Earlier on Tuesday, a group representing British retailers said shoppers in Britain clamped down on their spending in early 2017 as the cost of essentials rose.
The ONS data showed food prices rose by an annual 1.2 percent in March, their biggest increase in three years.
Confronted with the tough outlook for consumers, most Bank of England policymakers have signalled they see no urgency to raise interest rates, even as they predict inflation will peak at 2.8 percent in around a year's time.
March's inflation figures were held down by airfares which fell, a sharp contrast with a jump of more than 20 percent in the same month last year when the Easter holidays fell.
With Easter falling in April this year, inflation is likely to come under renewed pressure from airfares then.

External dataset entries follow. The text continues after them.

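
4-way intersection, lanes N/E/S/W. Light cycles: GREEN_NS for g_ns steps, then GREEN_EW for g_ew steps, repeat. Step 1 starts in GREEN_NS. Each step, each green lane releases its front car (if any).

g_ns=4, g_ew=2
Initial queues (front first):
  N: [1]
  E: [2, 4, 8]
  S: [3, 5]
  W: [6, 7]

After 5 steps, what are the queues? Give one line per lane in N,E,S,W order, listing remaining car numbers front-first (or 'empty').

Step 1 [NS]: N:car1-GO,E:wait,S:car3-GO,W:wait | queues: N=0 E=3 S=1 W=2
Step 2 [NS]: N:empty,E:wait,S:car5-GO,W:wait | queues: N=0 E=3 S=0 W=2
Step 3 [NS]: N:empty,E:wait,S:empty,W:wait | queues: N=0 E=3 S=0 W=2
Step 4 [NS]: N:empty,E:wait,S:empty,W:wait | queues: N=0 E=3 S=0 W=2
Step 5 [EW]: N:wait,E:car2-GO,S:wait,W:car6-GO | queues: N=0 E=2 S=0 W=1

N: empty
E: 4 8
S: empty
W: 7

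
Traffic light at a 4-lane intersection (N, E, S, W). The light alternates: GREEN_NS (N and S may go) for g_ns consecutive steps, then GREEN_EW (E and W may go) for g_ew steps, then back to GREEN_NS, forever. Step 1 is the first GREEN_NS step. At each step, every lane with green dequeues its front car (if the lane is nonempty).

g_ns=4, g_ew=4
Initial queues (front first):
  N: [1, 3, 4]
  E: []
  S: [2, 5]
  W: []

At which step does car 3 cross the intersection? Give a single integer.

Step 1 [NS]: N:car1-GO,E:wait,S:car2-GO,W:wait | queues: N=2 E=0 S=1 W=0
Step 2 [NS]: N:car3-GO,E:wait,S:car5-GO,W:wait | queues: N=1 E=0 S=0 W=0
Step 3 [NS]: N:car4-GO,E:wait,S:empty,W:wait | queues: N=0 E=0 S=0 W=0
Car 3 crosses at step 2

2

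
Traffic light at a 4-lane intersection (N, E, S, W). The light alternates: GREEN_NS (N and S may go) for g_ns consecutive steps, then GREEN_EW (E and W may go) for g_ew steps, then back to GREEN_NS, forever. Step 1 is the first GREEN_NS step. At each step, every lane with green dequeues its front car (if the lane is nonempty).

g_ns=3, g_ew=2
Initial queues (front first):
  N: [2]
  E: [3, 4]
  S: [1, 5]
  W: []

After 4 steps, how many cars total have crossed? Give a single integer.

Answer: 4

Derivation:
Step 1 [NS]: N:car2-GO,E:wait,S:car1-GO,W:wait | queues: N=0 E=2 S=1 W=0
Step 2 [NS]: N:empty,E:wait,S:car5-GO,W:wait | queues: N=0 E=2 S=0 W=0
Step 3 [NS]: N:empty,E:wait,S:empty,W:wait | queues: N=0 E=2 S=0 W=0
Step 4 [EW]: N:wait,E:car3-GO,S:wait,W:empty | queues: N=0 E=1 S=0 W=0
Cars crossed by step 4: 4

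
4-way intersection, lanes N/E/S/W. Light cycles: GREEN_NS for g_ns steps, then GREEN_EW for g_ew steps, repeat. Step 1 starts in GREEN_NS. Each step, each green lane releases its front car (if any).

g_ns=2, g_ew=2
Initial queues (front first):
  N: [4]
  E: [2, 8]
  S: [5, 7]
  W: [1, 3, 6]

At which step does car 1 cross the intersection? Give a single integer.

Step 1 [NS]: N:car4-GO,E:wait,S:car5-GO,W:wait | queues: N=0 E=2 S=1 W=3
Step 2 [NS]: N:empty,E:wait,S:car7-GO,W:wait | queues: N=0 E=2 S=0 W=3
Step 3 [EW]: N:wait,E:car2-GO,S:wait,W:car1-GO | queues: N=0 E=1 S=0 W=2
Step 4 [EW]: N:wait,E:car8-GO,S:wait,W:car3-GO | queues: N=0 E=0 S=0 W=1
Step 5 [NS]: N:empty,E:wait,S:empty,W:wait | queues: N=0 E=0 S=0 W=1
Step 6 [NS]: N:empty,E:wait,S:empty,W:wait | queues: N=0 E=0 S=0 W=1
Step 7 [EW]: N:wait,E:empty,S:wait,W:car6-GO | queues: N=0 E=0 S=0 W=0
Car 1 crosses at step 3

3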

Also in April, increases in taxes on air passengers and car owners are kicking in and many utility companies are raising their prices too.

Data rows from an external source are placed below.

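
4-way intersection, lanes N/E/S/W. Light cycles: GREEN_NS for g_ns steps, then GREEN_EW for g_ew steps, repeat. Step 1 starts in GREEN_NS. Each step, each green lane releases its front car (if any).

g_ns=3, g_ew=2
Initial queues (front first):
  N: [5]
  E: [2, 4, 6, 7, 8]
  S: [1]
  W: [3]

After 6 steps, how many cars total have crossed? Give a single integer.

Step 1 [NS]: N:car5-GO,E:wait,S:car1-GO,W:wait | queues: N=0 E=5 S=0 W=1
Step 2 [NS]: N:empty,E:wait,S:empty,W:wait | queues: N=0 E=5 S=0 W=1
Step 3 [NS]: N:empty,E:wait,S:empty,W:wait | queues: N=0 E=5 S=0 W=1
Step 4 [EW]: N:wait,E:car2-GO,S:wait,W:car3-GO | queues: N=0 E=4 S=0 W=0
Step 5 [EW]: N:wait,E:car4-GO,S:wait,W:empty | queues: N=0 E=3 S=0 W=0
Step 6 [NS]: N:empty,E:wait,S:empty,W:wait | queues: N=0 E=3 S=0 W=0
Cars crossed by step 6: 5

Answer: 5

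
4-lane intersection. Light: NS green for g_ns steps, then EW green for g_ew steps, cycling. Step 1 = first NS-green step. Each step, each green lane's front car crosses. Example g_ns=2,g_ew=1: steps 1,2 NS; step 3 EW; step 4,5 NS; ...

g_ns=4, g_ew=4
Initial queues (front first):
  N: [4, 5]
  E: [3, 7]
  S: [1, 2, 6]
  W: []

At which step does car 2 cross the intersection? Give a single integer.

Step 1 [NS]: N:car4-GO,E:wait,S:car1-GO,W:wait | queues: N=1 E=2 S=2 W=0
Step 2 [NS]: N:car5-GO,E:wait,S:car2-GO,W:wait | queues: N=0 E=2 S=1 W=0
Step 3 [NS]: N:empty,E:wait,S:car6-GO,W:wait | queues: N=0 E=2 S=0 W=0
Step 4 [NS]: N:empty,E:wait,S:empty,W:wait | queues: N=0 E=2 S=0 W=0
Step 5 [EW]: N:wait,E:car3-GO,S:wait,W:empty | queues: N=0 E=1 S=0 W=0
Step 6 [EW]: N:wait,E:car7-GO,S:wait,W:empty | queues: N=0 E=0 S=0 W=0
Car 2 crosses at step 2

2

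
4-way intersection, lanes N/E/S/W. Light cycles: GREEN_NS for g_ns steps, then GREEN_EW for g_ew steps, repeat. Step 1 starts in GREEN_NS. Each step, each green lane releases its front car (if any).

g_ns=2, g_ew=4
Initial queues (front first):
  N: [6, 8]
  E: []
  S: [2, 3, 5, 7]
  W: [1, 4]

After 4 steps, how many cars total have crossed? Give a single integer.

Answer: 6

Derivation:
Step 1 [NS]: N:car6-GO,E:wait,S:car2-GO,W:wait | queues: N=1 E=0 S=3 W=2
Step 2 [NS]: N:car8-GO,E:wait,S:car3-GO,W:wait | queues: N=0 E=0 S=2 W=2
Step 3 [EW]: N:wait,E:empty,S:wait,W:car1-GO | queues: N=0 E=0 S=2 W=1
Step 4 [EW]: N:wait,E:empty,S:wait,W:car4-GO | queues: N=0 E=0 S=2 W=0
Cars crossed by step 4: 6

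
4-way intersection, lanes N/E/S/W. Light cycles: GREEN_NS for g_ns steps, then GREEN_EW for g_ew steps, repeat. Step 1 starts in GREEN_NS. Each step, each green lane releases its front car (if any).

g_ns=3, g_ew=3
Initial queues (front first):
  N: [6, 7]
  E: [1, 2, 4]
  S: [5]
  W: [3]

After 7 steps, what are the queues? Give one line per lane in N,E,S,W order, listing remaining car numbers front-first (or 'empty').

Step 1 [NS]: N:car6-GO,E:wait,S:car5-GO,W:wait | queues: N=1 E=3 S=0 W=1
Step 2 [NS]: N:car7-GO,E:wait,S:empty,W:wait | queues: N=0 E=3 S=0 W=1
Step 3 [NS]: N:empty,E:wait,S:empty,W:wait | queues: N=0 E=3 S=0 W=1
Step 4 [EW]: N:wait,E:car1-GO,S:wait,W:car3-GO | queues: N=0 E=2 S=0 W=0
Step 5 [EW]: N:wait,E:car2-GO,S:wait,W:empty | queues: N=0 E=1 S=0 W=0
Step 6 [EW]: N:wait,E:car4-GO,S:wait,W:empty | queues: N=0 E=0 S=0 W=0

N: empty
E: empty
S: empty
W: empty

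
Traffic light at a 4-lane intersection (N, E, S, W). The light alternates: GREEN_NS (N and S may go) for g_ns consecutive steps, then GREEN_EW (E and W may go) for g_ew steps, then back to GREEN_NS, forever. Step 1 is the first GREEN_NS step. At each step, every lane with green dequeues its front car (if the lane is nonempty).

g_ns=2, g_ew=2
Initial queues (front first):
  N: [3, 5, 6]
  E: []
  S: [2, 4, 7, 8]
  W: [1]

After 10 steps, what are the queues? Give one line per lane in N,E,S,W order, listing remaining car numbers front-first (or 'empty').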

Housing costs, which include utility bills, already rose at their fastest pace since November 2014 in March, the ONS figures showed.
Furthermore, economists say the impact of the fall in sterling on inflation will probably be felt more strongly in the coming months. Many expect CPI to top 3 percent before falling back.
The ONS said retail price inflation - tracked by British inflation-linked government bonds and many commercial contracts - dipped to 3.1 percent in March, a bit weaker than forecast in the Reuters poll.
Excluding oil prices and other volatile components such as food, core consumer price inflation slowed to 1.8 percent, also a touch below economists' expectations.
As well as pushing down fuel prices for drivers moderately in March, a fall in international oil prices helped to take some of the steam out of cost growth faced by factories, the ONS data showed.
Prices paid by factories for materials and energy were up by an annual 17.9 percent, slowing from February.
Overall output prices rose by 3.6 percent, also a touch weaker than in February but above a forecast of 3.3 percent in the Reuters poll.
Separately, the ONS said house prices rose by an annual 5.8 percent in February, picking up speed from January and their increase since October.
But house prices in London rose at their slowest pace in nearly five years, increasing by 3.7 percent. Other surveys have detected a weakening of the market in the capital, especially for the most expensive properties.